21-09-2023

Nel cuore panoramico della costa toscana, la cantina di Suvereto è la testimonianza del legame duraturo del vino con la terra da cui nasce. Immersa in uno dei borghi medievali più suggestivi del Paese, Suvereto è ricca di boschi di querce e sugheri, delimitata dalle pittoresche Colline Metallifere, dal Parco di Montioni e dall'Isola d'Elba, che dipinge un'immagine tranquilla a sud.
In questo scenario suggestivo, Petra, il vino simbolo dell'azienda di Suvereto, trova le sue radici. Un'oasi naturale di 350 ettari in Val di Cornia, Petra si discosta dalla quintessenza del paesaggio toscano, oscillando tra fitti boschi e pianure verdeggianti.
Nato dalla visione e dalla passione della famiglia Moretti nel 1997, Petra racchiude l'essenza dell'ambiente circostante. "Da oltre un quarto di secolo, il nostro approccio alla vinificazione si basa sull'idea di catturare l'identità territoriale in ogni bottiglia", afferma Francesca Moretti, enologa e vicepresidente della Terra Moretti Holding. È da questa dedizione che nasce Petra, un vino che non si limita a portare il nome dell'azienda, ma ne racchiude l'etica e la tradizione, annata dopo annata.
Una combinazione di elementi - dalla presenza di calcare, un'abbondanza di minerali come ferro, sodio e magnesio, ai profondi strati di argilla noti come argilla blu degli Appennini - gioca un ruolo fondamentale nel plasmare le varietà bordolesi che costituiscono Petra. Ogni uva utilizzata, che si tratti di Merlot, Cabernet Sauvignon o Cabernet Franc, viene selezionata con la massima precisione dai vigneti più pregiati adiacenti alla cantina, assicurando che ogni uva venga raccolta al massimo della sua maturità.

Il 2020 ha portato con sé una serie di sfide e sorprese meteorologiche. Un inverno mite e piovoso si è trasformato in un fine marzo inaspettatamente fresco. Tuttavia, le dolci piogge primaverili hanno favorito una crescita vegetativa ottimale e lo sviluppo dell'acidità delle uve. Le notevoli escursioni termiche dell'estate hanno accentuato i profili fruttati e aromatici delle uve.
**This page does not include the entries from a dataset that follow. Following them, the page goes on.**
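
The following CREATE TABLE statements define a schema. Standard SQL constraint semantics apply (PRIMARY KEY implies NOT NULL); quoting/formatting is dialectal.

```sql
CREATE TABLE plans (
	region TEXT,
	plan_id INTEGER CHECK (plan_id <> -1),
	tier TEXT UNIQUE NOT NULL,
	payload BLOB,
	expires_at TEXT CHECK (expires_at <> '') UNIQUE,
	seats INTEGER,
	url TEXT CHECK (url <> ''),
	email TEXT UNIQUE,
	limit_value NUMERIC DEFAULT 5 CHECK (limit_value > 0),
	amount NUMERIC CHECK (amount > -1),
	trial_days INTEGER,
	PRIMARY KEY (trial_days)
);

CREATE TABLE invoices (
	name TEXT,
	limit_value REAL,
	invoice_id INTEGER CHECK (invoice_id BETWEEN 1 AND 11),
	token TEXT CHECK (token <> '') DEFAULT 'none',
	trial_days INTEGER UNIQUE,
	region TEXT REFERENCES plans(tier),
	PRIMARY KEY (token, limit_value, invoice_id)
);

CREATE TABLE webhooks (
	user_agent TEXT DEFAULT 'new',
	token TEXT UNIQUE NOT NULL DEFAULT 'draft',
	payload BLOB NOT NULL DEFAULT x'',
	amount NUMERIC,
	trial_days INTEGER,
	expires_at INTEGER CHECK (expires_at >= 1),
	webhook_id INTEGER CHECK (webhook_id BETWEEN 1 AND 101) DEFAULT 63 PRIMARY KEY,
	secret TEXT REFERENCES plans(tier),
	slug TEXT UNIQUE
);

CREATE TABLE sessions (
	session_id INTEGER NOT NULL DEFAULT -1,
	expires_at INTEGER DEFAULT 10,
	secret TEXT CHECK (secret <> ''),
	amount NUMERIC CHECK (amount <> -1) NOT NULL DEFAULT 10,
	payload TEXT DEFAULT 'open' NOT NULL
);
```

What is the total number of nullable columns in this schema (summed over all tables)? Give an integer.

20

plans: 9 nullable (region, plan_id, payload, expires_at, seats, url, email, limit_value, amount — PK (trial_days) and explicit NOT NULL columns excluded).
invoices: 3 nullable (name, trial_days, region — PK (token, limit_value, invoice_id) and explicit NOT NULL columns excluded).
webhooks: 6 nullable (user_agent, amount, trial_days, expires_at, secret, slug — PK (webhook_id) and explicit NOT NULL columns excluded).
sessions: 2 nullable (expires_at, secret — PK none and explicit NOT NULL columns excluded).
Total: 9 + 3 + 6 + 2 = 20.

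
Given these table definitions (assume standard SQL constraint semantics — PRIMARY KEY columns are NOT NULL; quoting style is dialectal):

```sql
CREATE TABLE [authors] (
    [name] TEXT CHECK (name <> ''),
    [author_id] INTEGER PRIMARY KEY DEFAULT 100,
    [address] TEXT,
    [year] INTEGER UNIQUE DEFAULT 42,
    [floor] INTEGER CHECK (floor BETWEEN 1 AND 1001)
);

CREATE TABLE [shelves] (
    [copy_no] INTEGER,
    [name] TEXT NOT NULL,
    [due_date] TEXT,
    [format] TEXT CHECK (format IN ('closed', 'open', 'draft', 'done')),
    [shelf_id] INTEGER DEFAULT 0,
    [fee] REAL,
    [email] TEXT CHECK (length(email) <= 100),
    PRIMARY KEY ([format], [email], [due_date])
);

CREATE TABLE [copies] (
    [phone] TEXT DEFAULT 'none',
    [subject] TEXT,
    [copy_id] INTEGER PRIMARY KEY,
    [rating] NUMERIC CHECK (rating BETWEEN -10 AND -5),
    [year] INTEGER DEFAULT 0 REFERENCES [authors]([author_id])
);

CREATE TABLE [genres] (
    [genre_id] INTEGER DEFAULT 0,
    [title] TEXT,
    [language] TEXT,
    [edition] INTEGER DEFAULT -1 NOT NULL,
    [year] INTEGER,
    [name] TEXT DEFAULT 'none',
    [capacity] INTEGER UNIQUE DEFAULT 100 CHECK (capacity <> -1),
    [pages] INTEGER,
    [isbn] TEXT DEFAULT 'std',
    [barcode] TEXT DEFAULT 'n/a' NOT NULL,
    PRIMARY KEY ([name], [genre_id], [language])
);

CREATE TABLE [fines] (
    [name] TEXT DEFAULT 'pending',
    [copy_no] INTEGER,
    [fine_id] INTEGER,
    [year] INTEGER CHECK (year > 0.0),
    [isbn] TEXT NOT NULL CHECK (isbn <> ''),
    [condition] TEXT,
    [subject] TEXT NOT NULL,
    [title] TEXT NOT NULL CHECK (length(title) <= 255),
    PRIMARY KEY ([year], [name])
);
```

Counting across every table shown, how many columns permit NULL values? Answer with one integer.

19

authors: 4 nullable (name, address, year, floor — PK (author_id) and explicit NOT NULL columns excluded).
shelves: 3 nullable (copy_no, shelf_id, fee — PK (format, email, due_date) and explicit NOT NULL columns excluded).
copies: 4 nullable (phone, subject, rating, year — PK (copy_id) and explicit NOT NULL columns excluded).
genres: 5 nullable (title, year, capacity, pages, isbn — PK (name, genre_id, language) and explicit NOT NULL columns excluded).
fines: 3 nullable (copy_no, fine_id, condition — PK (year, name) and explicit NOT NULL columns excluded).
Total: 4 + 3 + 4 + 5 + 3 = 19.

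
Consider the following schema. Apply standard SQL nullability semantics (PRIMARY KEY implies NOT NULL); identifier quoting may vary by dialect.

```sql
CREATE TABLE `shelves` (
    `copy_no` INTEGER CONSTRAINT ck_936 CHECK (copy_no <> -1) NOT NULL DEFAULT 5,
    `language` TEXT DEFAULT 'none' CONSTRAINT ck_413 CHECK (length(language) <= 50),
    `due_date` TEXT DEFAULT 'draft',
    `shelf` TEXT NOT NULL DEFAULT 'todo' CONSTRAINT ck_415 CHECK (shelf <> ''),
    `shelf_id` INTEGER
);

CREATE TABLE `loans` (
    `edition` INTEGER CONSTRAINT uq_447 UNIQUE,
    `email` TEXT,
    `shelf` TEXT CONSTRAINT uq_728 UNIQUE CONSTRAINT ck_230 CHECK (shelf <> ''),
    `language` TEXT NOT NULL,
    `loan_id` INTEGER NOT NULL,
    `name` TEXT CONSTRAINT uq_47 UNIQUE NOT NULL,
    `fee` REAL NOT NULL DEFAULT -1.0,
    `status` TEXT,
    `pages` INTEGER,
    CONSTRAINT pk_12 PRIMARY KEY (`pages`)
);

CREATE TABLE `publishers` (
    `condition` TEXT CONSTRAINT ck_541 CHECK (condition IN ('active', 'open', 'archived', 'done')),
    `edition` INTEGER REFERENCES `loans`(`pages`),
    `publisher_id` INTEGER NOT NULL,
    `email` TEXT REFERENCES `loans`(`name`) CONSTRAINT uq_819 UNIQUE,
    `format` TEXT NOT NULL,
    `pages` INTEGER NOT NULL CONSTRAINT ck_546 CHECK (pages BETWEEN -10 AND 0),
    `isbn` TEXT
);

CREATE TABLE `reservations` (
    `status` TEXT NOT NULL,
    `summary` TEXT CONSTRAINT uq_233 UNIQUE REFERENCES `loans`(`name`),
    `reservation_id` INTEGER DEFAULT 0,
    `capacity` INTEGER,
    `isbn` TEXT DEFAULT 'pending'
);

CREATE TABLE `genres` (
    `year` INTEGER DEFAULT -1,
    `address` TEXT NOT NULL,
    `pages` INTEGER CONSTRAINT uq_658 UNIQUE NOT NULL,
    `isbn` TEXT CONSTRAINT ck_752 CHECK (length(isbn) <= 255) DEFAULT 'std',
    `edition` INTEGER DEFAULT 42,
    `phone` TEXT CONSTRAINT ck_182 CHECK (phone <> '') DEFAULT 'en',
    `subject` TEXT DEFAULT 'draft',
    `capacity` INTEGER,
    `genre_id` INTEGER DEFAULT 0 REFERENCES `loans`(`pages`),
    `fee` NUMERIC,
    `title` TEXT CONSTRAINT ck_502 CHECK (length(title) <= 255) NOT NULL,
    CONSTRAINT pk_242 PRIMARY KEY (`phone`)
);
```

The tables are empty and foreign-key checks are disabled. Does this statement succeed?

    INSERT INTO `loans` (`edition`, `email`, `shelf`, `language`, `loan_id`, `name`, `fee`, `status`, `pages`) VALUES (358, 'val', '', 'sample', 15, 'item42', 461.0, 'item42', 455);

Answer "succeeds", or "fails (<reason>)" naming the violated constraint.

fails (CHECK on shelf)

The value '' for shelf violates CHECK (shelf <> '').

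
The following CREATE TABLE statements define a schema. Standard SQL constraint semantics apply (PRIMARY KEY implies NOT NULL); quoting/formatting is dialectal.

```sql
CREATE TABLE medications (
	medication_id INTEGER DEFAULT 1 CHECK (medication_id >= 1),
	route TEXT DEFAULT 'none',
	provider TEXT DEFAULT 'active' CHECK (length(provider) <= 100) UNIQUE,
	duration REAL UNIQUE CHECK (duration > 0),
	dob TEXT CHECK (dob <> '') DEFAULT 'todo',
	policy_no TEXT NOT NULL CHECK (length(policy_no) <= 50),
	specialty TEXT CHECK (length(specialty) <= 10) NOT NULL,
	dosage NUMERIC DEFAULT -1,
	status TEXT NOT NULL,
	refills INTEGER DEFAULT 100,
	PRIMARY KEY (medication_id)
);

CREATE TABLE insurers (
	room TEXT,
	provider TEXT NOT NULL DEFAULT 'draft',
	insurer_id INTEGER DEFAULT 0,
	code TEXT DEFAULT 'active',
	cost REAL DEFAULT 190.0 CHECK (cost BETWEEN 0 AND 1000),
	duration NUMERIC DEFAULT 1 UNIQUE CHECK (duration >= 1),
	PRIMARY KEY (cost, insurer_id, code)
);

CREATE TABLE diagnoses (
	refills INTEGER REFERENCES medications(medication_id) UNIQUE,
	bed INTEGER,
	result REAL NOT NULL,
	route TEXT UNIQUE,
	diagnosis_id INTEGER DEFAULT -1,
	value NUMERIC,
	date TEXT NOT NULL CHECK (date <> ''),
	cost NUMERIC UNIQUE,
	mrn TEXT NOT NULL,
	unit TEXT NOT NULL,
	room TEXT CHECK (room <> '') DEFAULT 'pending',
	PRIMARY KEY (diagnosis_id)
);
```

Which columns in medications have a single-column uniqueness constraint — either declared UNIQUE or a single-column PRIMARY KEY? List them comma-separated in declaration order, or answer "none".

- medication_id: single-column PRIMARY KEY → unique.
- route: no UNIQUE or single-column PK constraint.
- provider: declared UNIQUE → unique.
- duration: declared UNIQUE → unique.
- dob: no UNIQUE or single-column PK constraint.
- policy_no: no UNIQUE or single-column PK constraint.
- specialty: no UNIQUE or single-column PK constraint.
- dosage: no UNIQUE or single-column PK constraint.
- status: no UNIQUE or single-column PK constraint.
- refills: no UNIQUE or single-column PK constraint.

medication_id, provider, duration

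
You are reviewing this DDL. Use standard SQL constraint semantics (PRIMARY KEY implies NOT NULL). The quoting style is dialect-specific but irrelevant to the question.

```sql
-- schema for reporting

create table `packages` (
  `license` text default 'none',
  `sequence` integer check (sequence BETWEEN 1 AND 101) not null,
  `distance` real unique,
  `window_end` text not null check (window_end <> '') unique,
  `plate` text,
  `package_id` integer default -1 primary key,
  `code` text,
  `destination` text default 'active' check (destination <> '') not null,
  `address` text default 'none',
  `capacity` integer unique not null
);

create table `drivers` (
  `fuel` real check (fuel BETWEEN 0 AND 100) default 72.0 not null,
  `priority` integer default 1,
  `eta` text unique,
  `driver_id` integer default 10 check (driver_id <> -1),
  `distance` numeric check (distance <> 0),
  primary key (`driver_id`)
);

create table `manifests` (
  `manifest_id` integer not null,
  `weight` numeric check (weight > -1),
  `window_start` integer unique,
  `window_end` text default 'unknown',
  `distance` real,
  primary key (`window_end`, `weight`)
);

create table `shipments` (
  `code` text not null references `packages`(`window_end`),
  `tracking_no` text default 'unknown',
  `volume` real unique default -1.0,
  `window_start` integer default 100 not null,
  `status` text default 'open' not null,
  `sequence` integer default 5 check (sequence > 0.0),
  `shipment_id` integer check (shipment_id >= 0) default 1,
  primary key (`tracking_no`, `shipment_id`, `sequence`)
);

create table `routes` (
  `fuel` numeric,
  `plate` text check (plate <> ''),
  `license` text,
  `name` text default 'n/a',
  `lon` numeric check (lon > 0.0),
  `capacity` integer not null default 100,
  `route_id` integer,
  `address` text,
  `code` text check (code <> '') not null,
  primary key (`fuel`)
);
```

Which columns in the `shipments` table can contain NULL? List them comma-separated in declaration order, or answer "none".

- code: declared NOT NULL → not nullable.
- tracking_no: part of the PRIMARY KEY, which implies NOT NULL → not nullable.
- volume: UNIQUE does not imply NOT NULL → nullable.
- window_start: declared NOT NULL → not nullable.
- status: declared NOT NULL → not nullable.
- sequence: part of the PRIMARY KEY, which implies NOT NULL → not nullable.
- shipment_id: part of the PRIMARY KEY, which implies NOT NULL → not nullable.

volume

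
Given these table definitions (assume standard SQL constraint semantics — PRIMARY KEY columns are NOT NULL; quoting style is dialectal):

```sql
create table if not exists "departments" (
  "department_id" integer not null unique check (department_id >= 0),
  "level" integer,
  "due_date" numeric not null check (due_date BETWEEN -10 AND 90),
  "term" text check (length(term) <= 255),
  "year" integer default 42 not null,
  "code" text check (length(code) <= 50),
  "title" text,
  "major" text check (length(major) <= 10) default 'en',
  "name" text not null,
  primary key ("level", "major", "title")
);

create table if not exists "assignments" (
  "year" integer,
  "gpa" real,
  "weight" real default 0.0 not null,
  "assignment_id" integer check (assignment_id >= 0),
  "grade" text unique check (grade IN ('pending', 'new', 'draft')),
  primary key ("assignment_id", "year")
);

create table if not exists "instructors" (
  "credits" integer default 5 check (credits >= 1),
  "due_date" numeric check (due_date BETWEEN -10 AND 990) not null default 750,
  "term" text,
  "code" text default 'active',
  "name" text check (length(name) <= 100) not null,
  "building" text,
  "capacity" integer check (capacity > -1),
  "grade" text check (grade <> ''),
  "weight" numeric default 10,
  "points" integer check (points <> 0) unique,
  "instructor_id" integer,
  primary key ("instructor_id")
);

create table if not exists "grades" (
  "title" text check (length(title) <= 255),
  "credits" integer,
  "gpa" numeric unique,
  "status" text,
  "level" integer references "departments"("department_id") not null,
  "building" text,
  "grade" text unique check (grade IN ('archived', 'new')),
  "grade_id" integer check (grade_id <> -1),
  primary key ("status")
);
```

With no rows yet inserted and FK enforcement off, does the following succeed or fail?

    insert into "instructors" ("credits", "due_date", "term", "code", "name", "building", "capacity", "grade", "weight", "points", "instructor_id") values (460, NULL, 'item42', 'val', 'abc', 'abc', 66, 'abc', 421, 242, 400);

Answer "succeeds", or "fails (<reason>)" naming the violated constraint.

fails (NOT NULL on due_date)

due_date is explicitly set to NULL, but due_date is declared NOT NULL.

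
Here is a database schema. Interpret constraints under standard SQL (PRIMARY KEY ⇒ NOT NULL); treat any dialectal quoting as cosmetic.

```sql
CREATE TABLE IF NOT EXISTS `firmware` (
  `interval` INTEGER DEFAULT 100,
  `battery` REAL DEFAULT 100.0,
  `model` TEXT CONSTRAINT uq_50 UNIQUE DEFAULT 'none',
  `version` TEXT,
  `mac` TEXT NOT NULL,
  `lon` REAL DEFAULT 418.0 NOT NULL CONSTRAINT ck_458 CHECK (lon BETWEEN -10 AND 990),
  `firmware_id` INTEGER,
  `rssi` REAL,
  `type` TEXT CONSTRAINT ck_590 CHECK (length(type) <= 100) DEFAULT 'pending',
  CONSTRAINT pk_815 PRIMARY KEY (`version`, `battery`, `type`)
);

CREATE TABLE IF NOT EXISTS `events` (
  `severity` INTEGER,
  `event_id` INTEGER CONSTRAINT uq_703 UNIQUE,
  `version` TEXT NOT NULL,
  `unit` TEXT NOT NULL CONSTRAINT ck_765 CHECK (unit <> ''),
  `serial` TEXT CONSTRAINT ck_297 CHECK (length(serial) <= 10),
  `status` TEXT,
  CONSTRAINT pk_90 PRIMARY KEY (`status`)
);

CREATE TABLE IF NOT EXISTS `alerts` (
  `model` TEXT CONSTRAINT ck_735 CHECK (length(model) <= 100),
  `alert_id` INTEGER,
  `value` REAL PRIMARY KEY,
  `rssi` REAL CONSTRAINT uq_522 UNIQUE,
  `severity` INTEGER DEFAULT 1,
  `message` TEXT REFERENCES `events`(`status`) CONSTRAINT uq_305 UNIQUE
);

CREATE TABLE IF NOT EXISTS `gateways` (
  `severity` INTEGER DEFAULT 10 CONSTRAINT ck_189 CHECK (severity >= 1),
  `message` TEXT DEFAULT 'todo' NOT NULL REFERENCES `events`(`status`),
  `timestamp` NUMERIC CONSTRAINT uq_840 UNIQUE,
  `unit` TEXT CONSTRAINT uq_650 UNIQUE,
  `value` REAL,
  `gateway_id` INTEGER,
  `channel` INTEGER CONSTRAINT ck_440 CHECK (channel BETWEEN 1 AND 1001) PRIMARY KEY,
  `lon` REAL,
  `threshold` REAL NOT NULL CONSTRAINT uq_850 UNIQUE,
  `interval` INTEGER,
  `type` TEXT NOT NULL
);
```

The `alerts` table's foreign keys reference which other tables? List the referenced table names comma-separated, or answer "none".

events

- message REFERENCES events(status).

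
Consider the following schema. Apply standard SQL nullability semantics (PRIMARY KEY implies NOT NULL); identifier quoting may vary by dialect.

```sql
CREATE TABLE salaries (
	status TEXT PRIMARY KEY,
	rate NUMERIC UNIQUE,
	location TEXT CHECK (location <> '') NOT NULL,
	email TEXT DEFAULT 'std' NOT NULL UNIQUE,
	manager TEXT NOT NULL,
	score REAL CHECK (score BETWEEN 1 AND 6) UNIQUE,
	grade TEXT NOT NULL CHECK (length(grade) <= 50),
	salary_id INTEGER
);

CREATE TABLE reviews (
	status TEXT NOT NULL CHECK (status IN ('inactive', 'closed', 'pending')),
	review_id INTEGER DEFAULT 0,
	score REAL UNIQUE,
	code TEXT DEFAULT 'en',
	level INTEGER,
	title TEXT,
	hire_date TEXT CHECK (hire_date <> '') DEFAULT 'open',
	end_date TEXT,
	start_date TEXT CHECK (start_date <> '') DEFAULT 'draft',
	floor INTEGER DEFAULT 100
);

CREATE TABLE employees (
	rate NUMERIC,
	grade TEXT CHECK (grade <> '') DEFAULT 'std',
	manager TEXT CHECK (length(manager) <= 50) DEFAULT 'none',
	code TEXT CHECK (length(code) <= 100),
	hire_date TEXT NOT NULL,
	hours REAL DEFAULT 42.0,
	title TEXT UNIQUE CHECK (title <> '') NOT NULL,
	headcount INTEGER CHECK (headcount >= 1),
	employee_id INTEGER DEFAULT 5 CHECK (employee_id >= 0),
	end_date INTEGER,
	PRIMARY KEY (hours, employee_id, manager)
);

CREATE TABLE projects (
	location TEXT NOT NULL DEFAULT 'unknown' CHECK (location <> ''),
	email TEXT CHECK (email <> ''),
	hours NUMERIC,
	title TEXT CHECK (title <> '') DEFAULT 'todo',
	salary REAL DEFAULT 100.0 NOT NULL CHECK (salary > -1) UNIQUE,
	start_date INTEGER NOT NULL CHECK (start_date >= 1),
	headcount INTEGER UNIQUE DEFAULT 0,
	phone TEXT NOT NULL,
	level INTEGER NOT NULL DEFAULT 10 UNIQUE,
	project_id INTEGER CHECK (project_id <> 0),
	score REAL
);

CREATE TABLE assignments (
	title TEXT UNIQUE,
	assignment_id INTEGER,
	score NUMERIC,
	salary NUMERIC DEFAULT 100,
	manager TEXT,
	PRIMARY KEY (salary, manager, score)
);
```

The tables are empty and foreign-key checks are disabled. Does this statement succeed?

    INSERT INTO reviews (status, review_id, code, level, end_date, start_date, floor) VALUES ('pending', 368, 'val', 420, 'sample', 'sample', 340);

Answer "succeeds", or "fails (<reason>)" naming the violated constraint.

NOT NULL columns: status is supplied.
CHECK constraints: 'pending' satisfies (status IN ('inactive', 'closed', 'pending')); 'sample' satisfies (start_date <> '').
No constraint is violated.

succeeds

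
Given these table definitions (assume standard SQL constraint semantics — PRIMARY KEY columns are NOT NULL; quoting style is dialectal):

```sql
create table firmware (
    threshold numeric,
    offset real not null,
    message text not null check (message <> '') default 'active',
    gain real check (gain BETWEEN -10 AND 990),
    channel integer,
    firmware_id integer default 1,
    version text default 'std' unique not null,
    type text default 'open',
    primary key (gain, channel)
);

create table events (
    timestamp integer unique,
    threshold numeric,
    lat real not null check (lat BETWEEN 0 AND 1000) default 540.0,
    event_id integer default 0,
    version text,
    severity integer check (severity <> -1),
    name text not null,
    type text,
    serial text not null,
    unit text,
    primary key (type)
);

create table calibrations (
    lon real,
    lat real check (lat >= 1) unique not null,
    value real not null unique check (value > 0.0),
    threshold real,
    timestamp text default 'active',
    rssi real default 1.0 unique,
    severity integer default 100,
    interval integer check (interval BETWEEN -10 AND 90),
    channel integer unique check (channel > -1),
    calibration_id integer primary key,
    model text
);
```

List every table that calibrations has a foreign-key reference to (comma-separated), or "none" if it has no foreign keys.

No column in calibrations has a REFERENCES clause.

none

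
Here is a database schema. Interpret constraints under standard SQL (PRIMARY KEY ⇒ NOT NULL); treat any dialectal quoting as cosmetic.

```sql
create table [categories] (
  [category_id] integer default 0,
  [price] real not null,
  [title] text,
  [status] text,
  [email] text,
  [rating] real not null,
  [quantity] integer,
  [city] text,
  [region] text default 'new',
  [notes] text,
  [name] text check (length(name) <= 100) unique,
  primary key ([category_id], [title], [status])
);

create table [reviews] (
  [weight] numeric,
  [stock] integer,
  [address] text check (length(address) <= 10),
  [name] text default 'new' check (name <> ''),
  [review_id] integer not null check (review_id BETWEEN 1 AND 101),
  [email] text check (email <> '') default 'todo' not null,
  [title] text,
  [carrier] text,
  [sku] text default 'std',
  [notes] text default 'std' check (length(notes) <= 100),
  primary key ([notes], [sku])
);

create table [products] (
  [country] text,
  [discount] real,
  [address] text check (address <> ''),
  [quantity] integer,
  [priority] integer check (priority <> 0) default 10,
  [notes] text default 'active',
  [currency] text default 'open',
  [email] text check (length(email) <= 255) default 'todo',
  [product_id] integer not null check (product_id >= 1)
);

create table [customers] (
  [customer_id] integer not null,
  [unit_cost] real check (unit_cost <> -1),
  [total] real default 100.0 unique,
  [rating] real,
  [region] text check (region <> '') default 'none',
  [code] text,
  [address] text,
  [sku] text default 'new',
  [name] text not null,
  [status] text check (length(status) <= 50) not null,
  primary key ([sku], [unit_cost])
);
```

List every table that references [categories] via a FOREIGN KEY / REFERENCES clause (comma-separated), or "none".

none

No REFERENCES clause anywhere in the schema names categories.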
Le tempestive piogge di settembre, seguite da un notevole abbassamento delle temperature, hanno aperto la strada a una maturazione ottimale, soprattutto per il Cabernet Franc e il Cabernet Sauvignon.
Composto per il 60% da Cabernet Sauvignon, per il 30% da Merlot e per il 10% da Cabernet Franc, Petra 2020 stuzzica i sensi con la sua incantevole dolcezza armoniosamente accostata a una struttura robusta. La prolungata maturazione del vino in barrique di rovere francese, unita al particolare terroir, ha permesso di ottenere un'annata ricca di note fruttate, sfumature balsamiche e aromi tostati. Con la sua armoniosa miscela di frutta scura e spezie, il vino promette di invecchiare con grazia, diventando ogni anno più sfumato e raffinato.
Avventurarsi a Petra è come entrare in un mondo ricco di storia del vino, che risale agli antichi Etruschi e Greci. Le varietà bordolesi sono fiorite in questo ecosistema per oltre due secoli, a testimonianza dell'abilità agricola della regione e della sua radicata cultura del vino.